Probabilistic global-wellposedness for the energy-supercritical Schrödinger equations on compact manifolds
Seynabou Gueye, Filone G. Longmou-Moffo, Mouhamadou Sy
TL;DR
This work addresses the energy-supercritical nonlinear Schrödinger equation on compact manifolds by constructing invariant measures supported on Sobolev spaces $H^s$ with $s\le\frac{d}{2}$ and proving almost sure global well-posedness with polynomial-in-time growth bounds. The authors develop an IID-limit framework that blends fluctuation-dissipation ideas with Gibbs-type measures to build a statistical ensemble and an invariant measure $\mu$, extending globalization beyond deterministic thresholds.
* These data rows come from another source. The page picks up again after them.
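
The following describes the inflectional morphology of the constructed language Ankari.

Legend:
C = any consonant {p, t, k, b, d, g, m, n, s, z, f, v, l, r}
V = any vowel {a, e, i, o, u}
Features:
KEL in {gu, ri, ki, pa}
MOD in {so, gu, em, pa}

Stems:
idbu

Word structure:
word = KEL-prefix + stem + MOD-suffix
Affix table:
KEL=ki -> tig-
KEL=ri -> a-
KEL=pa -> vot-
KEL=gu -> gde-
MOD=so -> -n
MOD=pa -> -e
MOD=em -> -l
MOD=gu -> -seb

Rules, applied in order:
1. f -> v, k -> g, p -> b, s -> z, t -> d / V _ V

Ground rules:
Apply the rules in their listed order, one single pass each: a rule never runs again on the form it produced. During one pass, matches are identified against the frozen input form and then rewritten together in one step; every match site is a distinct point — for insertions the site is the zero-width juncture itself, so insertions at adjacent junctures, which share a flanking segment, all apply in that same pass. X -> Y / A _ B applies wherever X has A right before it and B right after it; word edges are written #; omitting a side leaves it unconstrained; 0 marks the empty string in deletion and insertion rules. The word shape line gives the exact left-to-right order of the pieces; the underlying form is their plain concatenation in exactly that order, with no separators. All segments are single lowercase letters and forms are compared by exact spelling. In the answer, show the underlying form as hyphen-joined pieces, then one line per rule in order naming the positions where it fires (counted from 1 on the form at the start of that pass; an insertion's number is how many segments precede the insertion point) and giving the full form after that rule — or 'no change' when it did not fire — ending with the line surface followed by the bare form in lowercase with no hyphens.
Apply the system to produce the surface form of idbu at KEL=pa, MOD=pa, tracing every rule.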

The approach yields a global flow on a full-measure set $\Sigma$ for general compact manifolds, with sharper results on the torus and Zoll manifolds, and provides a rigorous mechanism for long-time control via probabilistic invariants. The results advance understanding of supercritical dispersive dynamics on curved spaces and offer a robust pathway to global regularity in a probabilistic sense, including invariance and recurrence properties of the constructed ensemble.
Abstract
We consider the nonlinear Schrödinger equations with a general nonlinearity power in all dimensions. We construct invariant measures concentrated on Sobolev spaces $H^s$ of singular orders, $s\leq\frac{d}{2}$. We prove almost sure global wellposedness and bounds on the growth in time of the solutions via invariant measure arguments. Our setting includes a generic compact Riemannian manifold; we specify the cases of the torus and Zoll manifolds.